Autophagic Cell Death and Cancer Chemotherapeutics

Many molecularly targeted anticancer agents have been developed on the basis of apoptosis. However, autophagic cell death is also involved in the mechanisms of carcinogenesis. Therefore, we speculate that cancer may be cured by inducing autophagic death in cancer cells. This type of treatment would be effective for cancers that do not respond to existing anticancer agents (i.e., agents with apoptosis-based mechanisms of action). In addition, synergistic effects with existing anticancer agents are expected. Thus, we are now trying to develop molecularly targeted anticancer agents based on the induction of autophagic cell death. To meet this objective, we have established a high-throughput assay system that can monitor excessive autophagy and cell death–inducing activity.
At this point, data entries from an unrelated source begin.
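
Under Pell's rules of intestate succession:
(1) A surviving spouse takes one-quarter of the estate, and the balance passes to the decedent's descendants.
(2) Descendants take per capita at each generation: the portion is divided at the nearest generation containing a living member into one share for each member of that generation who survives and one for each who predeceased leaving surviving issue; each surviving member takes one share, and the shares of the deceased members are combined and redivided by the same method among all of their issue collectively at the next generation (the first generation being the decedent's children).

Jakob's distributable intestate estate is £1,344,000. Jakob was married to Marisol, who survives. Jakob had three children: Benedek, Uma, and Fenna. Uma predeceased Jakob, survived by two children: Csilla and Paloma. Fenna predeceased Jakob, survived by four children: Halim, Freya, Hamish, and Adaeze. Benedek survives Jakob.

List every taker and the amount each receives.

Marisol takes one-quarter of £1,344,000 = £336,000. The remaining £1,008,000 passes to the descendants.
The descendants' portion (£1,008,000) is divided at the children's generation into 3 shares of £336,000. Benedek takes £336,000. The 2 shares of the deceased (Uma and Fenna) are combined into a pool of £672,000.
That pool (£672,000) is divided at the grandchildren's generation equally among Csilla, Paloma, Halim, Freya, Hamish, and Adaeze: £112,000 each.

Marisol: £336,000; Benedek: £336,000; Csilla: £112,000; Paloma: £112,000; Halim: £112,000; Freya: £112,000; Hamish: £112,000; Adaeze: £112,000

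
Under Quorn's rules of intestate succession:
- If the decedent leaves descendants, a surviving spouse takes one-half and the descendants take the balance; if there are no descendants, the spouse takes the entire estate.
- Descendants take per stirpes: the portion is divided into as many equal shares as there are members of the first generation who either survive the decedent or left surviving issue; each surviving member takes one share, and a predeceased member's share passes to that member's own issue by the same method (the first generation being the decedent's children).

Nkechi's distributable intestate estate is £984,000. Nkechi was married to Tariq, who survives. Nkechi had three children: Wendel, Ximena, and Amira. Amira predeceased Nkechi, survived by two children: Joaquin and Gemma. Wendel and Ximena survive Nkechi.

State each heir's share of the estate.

Tariq: £492,000; Wendel: £164,000; Ximena: £164,000; Joaquin: £82,000; Gemma: £82,000

Tariq takes one-half of £984,000 = £492,000. The remaining £492,000 passes to the descendants.
The descendants' portion (£492,000) is divided into 3 shares of £164,000: Wendel and Ximena each take £164,000; Amira's £164,000 share passes to Amira's issue.
Amira's share (£164,000) is divided into 2 shares of £82,000: Joaquin and Gemma each take £82,000.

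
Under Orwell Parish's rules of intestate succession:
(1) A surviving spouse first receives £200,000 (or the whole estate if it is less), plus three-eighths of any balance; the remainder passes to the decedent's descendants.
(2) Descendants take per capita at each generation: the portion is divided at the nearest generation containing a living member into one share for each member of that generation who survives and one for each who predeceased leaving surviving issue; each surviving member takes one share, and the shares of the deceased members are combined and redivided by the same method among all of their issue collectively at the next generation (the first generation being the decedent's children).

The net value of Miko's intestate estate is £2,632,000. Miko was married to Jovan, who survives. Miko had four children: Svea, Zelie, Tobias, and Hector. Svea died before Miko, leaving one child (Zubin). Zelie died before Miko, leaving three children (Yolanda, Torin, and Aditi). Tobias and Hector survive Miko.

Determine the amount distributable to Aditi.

Aditi receives £190,000.

Jovan first takes £200,000, leaving a balance of £2,432,000. Jovan then takes three-eighths of the balance (£912,000), for a total of £1,112,000. The remaining £1,520,000 passes to the descendants.
The descendants' portion (£1,520,000) is divided at the children's generation into 4 shares of £380,000. Tobias and Hector each take £380,000. The 2 shares of the deceased (Svea and Zelie) are combined into a pool of £760,000.
That pool (£760,000) is divided at the grandchildren's generation equally among Zubin, Yolanda, Torin, and Aditi: £190,000 each.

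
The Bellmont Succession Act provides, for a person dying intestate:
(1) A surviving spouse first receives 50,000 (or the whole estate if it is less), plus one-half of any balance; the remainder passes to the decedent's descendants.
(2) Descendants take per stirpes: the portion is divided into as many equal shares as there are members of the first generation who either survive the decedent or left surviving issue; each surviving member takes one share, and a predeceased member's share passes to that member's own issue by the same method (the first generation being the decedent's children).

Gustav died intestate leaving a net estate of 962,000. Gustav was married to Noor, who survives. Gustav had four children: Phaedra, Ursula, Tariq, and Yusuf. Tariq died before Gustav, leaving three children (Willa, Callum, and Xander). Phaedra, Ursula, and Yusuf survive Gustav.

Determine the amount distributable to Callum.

Noor first takes 50,000, leaving a balance of 912,000. Noor then takes one-half of the balance (456,000), for a total of 506,000. The remaining 456,000 passes to the descendants.
The descendants' portion (456,000) is divided into 4 shares of 114,000: Phaedra, Ursula, and Yusuf each take 114,000; Tariq's 114,000 share passes to Tariq's issue.
Tariq's share (114,000) is divided into 3 shares of 38,000: Willa, Callum, and Xander each take 38,000.

Callum receives 38,000.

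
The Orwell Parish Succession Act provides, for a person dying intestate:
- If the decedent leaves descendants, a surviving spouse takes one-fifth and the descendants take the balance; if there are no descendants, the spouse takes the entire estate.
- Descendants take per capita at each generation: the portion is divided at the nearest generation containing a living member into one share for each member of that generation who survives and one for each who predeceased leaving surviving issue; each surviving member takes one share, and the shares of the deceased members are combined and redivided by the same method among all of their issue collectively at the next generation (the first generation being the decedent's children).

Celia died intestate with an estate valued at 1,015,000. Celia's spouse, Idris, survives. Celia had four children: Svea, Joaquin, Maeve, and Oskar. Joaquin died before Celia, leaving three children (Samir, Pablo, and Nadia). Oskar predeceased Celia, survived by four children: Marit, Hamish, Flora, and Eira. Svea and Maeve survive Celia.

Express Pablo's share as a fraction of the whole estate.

Pablo receives 2/35 of the estate.

Idris takes one-fifth of 1,015,000 = 203,000. The remaining 812,000 passes to the descendants.
The descendants' portion (812,000) is divided at the children's generation into 4 shares of 203,000. Svea and Maeve each take 203,000. The 2 shares of the deceased (Joaquin and Oskar) are combined into a pool of 406,000.
That pool (406,000) is divided at the grandchildren's generation equally among Samir, Pablo, Nadia, Marit, Hamish, Flora, and Eira: 58,000 each.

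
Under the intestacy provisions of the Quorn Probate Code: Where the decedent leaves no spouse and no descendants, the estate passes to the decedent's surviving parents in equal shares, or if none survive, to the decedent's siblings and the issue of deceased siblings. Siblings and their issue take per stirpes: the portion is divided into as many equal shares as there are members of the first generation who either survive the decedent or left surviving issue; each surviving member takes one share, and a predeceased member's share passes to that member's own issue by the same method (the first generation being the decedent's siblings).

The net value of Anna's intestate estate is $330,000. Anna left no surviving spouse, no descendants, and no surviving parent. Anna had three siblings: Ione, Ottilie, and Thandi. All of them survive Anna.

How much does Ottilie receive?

The entire $330,000 passes to the siblings and their issue.
That amount ($330,000) is divided into 3 shares of $110,000: Ione, Ottilie, and Thandi each take $110,000.

Ottilie receives $110,000.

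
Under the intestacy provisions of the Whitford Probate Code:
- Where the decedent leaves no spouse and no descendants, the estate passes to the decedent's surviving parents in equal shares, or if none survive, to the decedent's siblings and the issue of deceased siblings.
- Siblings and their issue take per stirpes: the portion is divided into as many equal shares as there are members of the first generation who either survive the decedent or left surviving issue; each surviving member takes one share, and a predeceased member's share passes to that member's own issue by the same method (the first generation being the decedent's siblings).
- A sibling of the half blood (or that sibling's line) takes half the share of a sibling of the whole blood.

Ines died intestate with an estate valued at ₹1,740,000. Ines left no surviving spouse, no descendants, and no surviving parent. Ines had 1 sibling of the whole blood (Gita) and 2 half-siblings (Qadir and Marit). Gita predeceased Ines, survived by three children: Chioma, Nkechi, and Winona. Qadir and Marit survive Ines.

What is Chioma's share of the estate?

Chioma receives ₹290,000.

The entire ₹1,740,000 passes to the siblings and their issue.
Counting each half-blood sibling's line as half a unit, there are 2 units in ₹1,740,000, so one unit is ₹870,000. Whole-blood lines (Gita) take ₹870,000 each; half-blood lines (Qadir and Marit) take ₹435,000 each.
Gita's share (₹870,000) is divided into 3 shares of ₹290,000: Chioma, Nkechi, and Winona each take ₹290,000.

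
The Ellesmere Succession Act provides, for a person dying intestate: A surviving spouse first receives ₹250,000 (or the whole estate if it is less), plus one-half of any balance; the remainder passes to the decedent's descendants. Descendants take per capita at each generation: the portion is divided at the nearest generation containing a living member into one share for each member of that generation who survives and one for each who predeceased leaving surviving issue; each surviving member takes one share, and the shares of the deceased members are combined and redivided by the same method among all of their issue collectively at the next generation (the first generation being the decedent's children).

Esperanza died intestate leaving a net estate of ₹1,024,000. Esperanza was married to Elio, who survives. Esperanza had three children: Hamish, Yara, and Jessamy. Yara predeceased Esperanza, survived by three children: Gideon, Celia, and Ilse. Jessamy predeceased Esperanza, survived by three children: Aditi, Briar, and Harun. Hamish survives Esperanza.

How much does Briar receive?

Briar receives ₹43,000.

Elio first takes ₹250,000, leaving a balance of ₹774,000. Elio then takes one-half of the balance (₹387,000), for a total of ₹637,000. The remaining ₹387,000 passes to the descendants.
The descendants' portion (₹387,000) is divided at the children's generation into 3 shares of ₹129,000. Hamish takes ₹129,000. The 2 shares of the deceased (Yara and Jessamy) are combined into a pool of ₹258,000.
That pool (₹258,000) is divided at the grandchildren's generation equally among Gideon, Celia, Ilse, Aditi, Briar, and Harun: ₹43,000 each.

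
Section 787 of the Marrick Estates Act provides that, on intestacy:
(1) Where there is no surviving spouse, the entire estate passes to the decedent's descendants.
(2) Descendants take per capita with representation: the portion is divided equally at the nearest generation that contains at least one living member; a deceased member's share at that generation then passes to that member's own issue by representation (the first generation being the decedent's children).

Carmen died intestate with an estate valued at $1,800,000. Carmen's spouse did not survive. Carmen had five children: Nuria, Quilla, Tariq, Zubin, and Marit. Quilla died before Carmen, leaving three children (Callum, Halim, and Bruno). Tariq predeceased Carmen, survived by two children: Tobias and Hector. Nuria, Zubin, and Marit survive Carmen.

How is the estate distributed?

The entire $1,800,000 passes to the descendants.
That amount ($1,800,000) is divided into 5 shares of $360,000: Nuria, Zubin, and Marit each take $360,000; Quilla's $360,000 share passes to Quilla's issue; Tariq's $360,000 share passes to Tariq's issue.
Quilla's share ($360,000) is divided into 3 shares of $120,000: Callum, Halim, and Bruno each take $120,000.
Tariq's share ($360,000) is divided into 2 shares of $180,000: Tobias and Hector each take $180,000.

Nuria: $360,000; Callum: $120,000; Halim: $120,000; Bruno: $120,000; Tobias: $180,000; Hector: $180,000; Zubin: $360,000; Marit: $360,000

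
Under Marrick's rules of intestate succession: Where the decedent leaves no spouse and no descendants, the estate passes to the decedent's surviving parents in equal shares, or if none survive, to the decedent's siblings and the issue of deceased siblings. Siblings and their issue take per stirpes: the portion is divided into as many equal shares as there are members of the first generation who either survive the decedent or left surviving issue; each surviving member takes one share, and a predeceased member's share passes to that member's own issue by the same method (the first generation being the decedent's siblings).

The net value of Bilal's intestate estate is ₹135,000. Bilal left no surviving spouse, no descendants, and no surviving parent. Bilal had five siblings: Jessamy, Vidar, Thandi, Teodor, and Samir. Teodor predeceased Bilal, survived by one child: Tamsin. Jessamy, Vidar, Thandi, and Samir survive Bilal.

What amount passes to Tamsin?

The entire ₹135,000 passes to the siblings and their issue.
That amount (₹135,000) is divided into 5 shares of ₹27,000: Jessamy, Vidar, Thandi, and Samir each take ₹27,000; Teodor's ₹27,000 share passes to Teodor's issue.
Teodor's share (₹27,000) passes entirely to Tamsin.

Tamsin receives ₹27,000.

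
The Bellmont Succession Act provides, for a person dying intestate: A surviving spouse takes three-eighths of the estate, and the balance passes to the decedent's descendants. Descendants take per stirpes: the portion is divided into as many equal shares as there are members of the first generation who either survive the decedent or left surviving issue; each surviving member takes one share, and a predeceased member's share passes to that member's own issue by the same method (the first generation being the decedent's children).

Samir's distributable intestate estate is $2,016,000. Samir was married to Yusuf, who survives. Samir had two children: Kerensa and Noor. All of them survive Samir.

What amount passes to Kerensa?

Kerensa receives $630,000.

Yusuf takes three-eighths of $2,016,000 = $756,000. The remaining $1,260,000 passes to the descendants.
The descendants' portion ($1,260,000) is divided into 2 shares of $630,000: Kerensa and Noor each take $630,000.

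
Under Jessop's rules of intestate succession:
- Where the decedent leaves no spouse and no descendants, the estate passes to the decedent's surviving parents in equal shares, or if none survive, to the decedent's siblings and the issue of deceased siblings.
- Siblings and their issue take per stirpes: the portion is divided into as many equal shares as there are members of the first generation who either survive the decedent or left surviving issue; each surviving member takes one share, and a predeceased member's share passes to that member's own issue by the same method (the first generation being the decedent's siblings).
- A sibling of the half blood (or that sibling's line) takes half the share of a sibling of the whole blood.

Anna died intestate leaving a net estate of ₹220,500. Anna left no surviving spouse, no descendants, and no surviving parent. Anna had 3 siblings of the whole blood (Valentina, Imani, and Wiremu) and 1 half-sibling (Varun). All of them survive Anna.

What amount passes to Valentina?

The entire ₹220,500 passes to the siblings and their issue.
Counting each half-blood sibling's line as half a unit, there are 7/2 units in ₹220,500, so one unit is ₹63,000. Whole-blood lines (Valentina, Imani, and Wiremu) take ₹63,000 each; half-blood lines (Varun) take ₹31,500 each.

Valentina receives ₹63,000.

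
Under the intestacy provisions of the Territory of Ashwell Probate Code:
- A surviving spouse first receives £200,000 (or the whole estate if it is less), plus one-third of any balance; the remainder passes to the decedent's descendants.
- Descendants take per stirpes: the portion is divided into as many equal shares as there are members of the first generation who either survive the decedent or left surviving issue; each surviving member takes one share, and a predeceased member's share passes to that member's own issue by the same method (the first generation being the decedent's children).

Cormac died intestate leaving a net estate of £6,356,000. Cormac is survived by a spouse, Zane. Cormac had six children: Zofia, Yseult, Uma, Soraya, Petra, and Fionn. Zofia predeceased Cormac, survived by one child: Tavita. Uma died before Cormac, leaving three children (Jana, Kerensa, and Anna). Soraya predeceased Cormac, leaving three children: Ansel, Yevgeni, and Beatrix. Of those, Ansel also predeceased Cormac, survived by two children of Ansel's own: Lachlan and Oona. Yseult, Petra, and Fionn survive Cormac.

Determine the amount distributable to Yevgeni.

Yevgeni receives £228,000.

Zane first takes £200,000, leaving a balance of £6,156,000. Zane then takes one-third of the balance (£2,052,000), for a total of £2,252,000. The remaining £4,104,000 passes to the descendants.
The descendants' portion (£4,104,000) is divided into 6 shares of £684,000: Yseult, Petra, and Fionn each take £684,000; Zofia's £684,000 share passes to Zofia's issue; Uma's £684,000 share passes to Uma's issue; Soraya's £684,000 share passes to Soraya's issue.
Zofia's share (£684,000) passes entirely to Tavita.
Uma's share (£684,000) is divided into 3 shares of £228,000: Jana, Kerensa, and Anna each take £228,000.
Soraya's share (£684,000) is divided into 3 shares of £228,000: Yevgeni and Beatrix each take £228,000; Ansel's £228,000 share passes to Ansel's issue.
Ansel's share (£228,000) is divided into 2 shares of £114,000: Lachlan and Oona each take £114,000.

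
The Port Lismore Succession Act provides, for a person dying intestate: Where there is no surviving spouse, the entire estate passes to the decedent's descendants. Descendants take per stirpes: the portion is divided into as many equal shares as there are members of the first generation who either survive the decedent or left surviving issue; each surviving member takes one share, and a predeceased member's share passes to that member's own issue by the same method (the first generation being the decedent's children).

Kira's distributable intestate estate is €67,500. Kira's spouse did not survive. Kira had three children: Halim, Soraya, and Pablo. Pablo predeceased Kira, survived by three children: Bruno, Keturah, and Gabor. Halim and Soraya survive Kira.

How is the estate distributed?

The entire €67,500 passes to the descendants.
That amount (€67,500) is divided into 3 shares of €22,500: Halim and Soraya each take €22,500; Pablo's €22,500 share passes to Pablo's issue.
Pablo's share (€22,500) is divided into 3 shares of €7,500: Bruno, Keturah, and Gabor each take €7,500.

Halim: €22,500; Soraya: €22,500; Bruno: €7,500; Keturah: €7,500; Gabor: €7,500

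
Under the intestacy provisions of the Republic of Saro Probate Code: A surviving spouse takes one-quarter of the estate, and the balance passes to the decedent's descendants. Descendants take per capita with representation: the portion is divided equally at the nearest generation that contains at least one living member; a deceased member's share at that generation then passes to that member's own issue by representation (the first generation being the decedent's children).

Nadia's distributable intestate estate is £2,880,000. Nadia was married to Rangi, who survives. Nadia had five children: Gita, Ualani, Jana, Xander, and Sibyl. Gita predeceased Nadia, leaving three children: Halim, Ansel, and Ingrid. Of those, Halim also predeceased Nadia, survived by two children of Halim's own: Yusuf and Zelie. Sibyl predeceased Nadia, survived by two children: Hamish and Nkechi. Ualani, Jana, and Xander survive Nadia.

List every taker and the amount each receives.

Rangi takes one-quarter of £2,880,000 = £720,000. The remaining £2,160,000 passes to the descendants.
The descendants' portion (£2,160,000) is divided into 5 shares of £432,000: Ualani, Jana, and Xander each take £432,000; Gita's £432,000 share passes to Gita's issue; Sibyl's £432,000 share passes to Sibyl's issue.
Gita's share (£432,000) is divided into 3 shares of £144,000: Ansel and Ingrid each take £144,000; Halim's £144,000 share passes to Halim's issue.
Halim's share (£144,000) is divided into 2 shares of £72,000: Yusuf and Zelie each take £72,000.
Sibyl's share (£432,000) is divided into 2 shares of £216,000: Hamish and Nkechi each take £216,000.

Rangi: £720,000; Yusuf: £72,000; Zelie: £72,000; Ansel: £144,000; Ingrid: £144,000; Ualani: £432,000; Jana: £432,000; Xander: £432,000; Hamish: £216,000; Nkechi: £216,000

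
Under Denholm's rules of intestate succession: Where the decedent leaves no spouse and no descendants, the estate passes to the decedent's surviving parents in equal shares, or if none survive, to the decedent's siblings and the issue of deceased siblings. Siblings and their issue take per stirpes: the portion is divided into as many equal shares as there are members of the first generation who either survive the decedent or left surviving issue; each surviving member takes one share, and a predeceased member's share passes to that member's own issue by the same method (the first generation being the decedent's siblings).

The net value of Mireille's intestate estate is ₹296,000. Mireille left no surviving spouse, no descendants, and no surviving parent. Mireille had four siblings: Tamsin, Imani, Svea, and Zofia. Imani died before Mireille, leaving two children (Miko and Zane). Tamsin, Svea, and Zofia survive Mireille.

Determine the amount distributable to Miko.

The entire ₹296,000 passes to the siblings and their issue.
That amount (₹296,000) is divided into 4 shares of ₹74,000: Tamsin, Svea, and Zofia each take ₹74,000; Imani's ₹74,000 share passes to Imani's issue.
Imani's share (₹74,000) is divided into 2 shares of ₹37,000: Miko and Zane each take ₹37,000.

Miko receives ₹37,000.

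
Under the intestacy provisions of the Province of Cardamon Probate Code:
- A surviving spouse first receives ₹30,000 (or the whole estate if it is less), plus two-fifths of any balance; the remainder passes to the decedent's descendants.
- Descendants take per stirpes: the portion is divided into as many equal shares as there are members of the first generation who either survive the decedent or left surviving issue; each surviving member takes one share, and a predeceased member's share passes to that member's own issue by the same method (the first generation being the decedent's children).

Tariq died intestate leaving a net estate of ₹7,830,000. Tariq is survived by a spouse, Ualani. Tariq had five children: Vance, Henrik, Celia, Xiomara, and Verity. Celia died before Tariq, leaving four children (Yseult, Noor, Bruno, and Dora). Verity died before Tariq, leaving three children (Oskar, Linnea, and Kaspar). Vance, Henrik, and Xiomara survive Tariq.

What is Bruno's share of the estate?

Ualani first takes ₹30,000, leaving a balance of ₹7,800,000. Ualani then takes two-fifths of the balance (₹3,120,000), for a total of ₹3,150,000. The remaining ₹4,680,000 passes to the descendants.
The descendants' portion (₹4,680,000) is divided into 5 shares of ₹936,000: Vance, Henrik, and Xiomara each take ₹936,000; Celia's ₹936,000 share passes to Celia's issue; Verity's ₹936,000 share passes to Verity's issue.
Celia's share (₹936,000) is divided into 4 shares of ₹234,000: Yseult, Noor, Bruno, and Dora each take ₹234,000.
Verity's share (₹936,000) is divided into 3 shares of ₹312,000: Oskar, Linnea, and Kaspar each take ₹312,000.

Bruno receives ₹234,000.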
Using this assay, we screened a low molecular weight compound library to identify chemicals with autophagic cell death–inducing activities and successfully identified 24 candidate compounds. In particular, four of these compounds exhibited strong anticancer activities. At present, we are optimizing these compounds for development as drugs based on pharmacokinetic investigations and structure–activity relationships. In the near future, we aim to develop anticancer agents that will be effective against cancers that are resistant to the anticancer agents used in current clinical practice.